Patrick Cunningham, Civil and Environmental Engineering

Presenting: Using material flow analysis as a tool to evaluate the supply of ​supplemental cementitious materials​ for more sustainable concrete
Portland cement and concrete production together account for ~8% of anthropogenic greenhouse gas (GHG) emissions. Substituting Portland cement, the most GHG intensive component of concrete, with supplemental cementitious materials (SCM) continues to be a key strategy to reducing these negative GHG impacts. However, the supply of many conventional SCMs (coal fly ash from coal combustion and ground blast furnace slag from pig iron production) is decreasing as high GHG-emitting industries work to reduce their own GHG impacts. To meet current and future demands for concrete, alternative SCMs that meet performance, supply, and cost constraints need to be identified. In this presentation, material flow analysis (MFA) is applied SCM generation systems to understand the material flow and supply of industrial byproduct SCMs. The implications of this analysis for SCM development and selection are discussed.

Bio: Patrick is a Ph.D. candidate in the Department of Civil and Environmental Engineering in the lab of Professor Sabbie Miller and a current NCST dissertation grantee. He investigates the sustainability of building materials with a specific focus on combining experimental material evaluation with industrial ecology techniques to evaluate alternative, regional supplemental cementitious materials with the goal of decreasing the environmental impacts of concretes. Links to Patrick's publications can be found at:

M.A. Mort, Electrical and Computer Engineering

Presenting: Modular until it’s Not – Imaging Fast, Hard X-Rays at NIF
The proposed multi-frame gated x-ray imager (MGXI) is a fast, hard x-ray imaging diagnostic for use in ICF and HED experiments at the National Ignition Facility (NIF), such as Compton radiography and hot spot imaging.
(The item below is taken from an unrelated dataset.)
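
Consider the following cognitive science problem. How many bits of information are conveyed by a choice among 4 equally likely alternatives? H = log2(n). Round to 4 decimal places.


H = log2(n)
H = log2(4)
= 2.0000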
MGXI has goals to image 10-100 keV x-rays with 100-1000 ps temporal resolution in 2-8 frames and >5% DQE. Modularity of the versatile testbed for initial MGXI component experimentation starts with testing microchannel plates (MCPs) under vacuum with an electron gun and a simple photodiode (PD) array. Simultaneously, MCPs will be modeled in Computer Simulation Technology (CST) to determine the effects an applied magnetic field has on the electron trajectories.

Bio: M.A. is a 5th year PhD student in the Electrical and Computer Engineering Department, advised by Dr. Charles Hunt. Their research focuses on developing a new x-ray diagnostic for looking at high energy x-rays emitted during nuclear fusion events at the National Ignition Facility. M.A. is also broadly interested in vacuum & semiconductor technology, nuclear fusion, and the future of clean energy and energy efficiency. M.A. has won multiple awards for poster presentations at symposiums at the Lawrence Livermore National Laboratory and at American Vacuum Society sponsored conferences.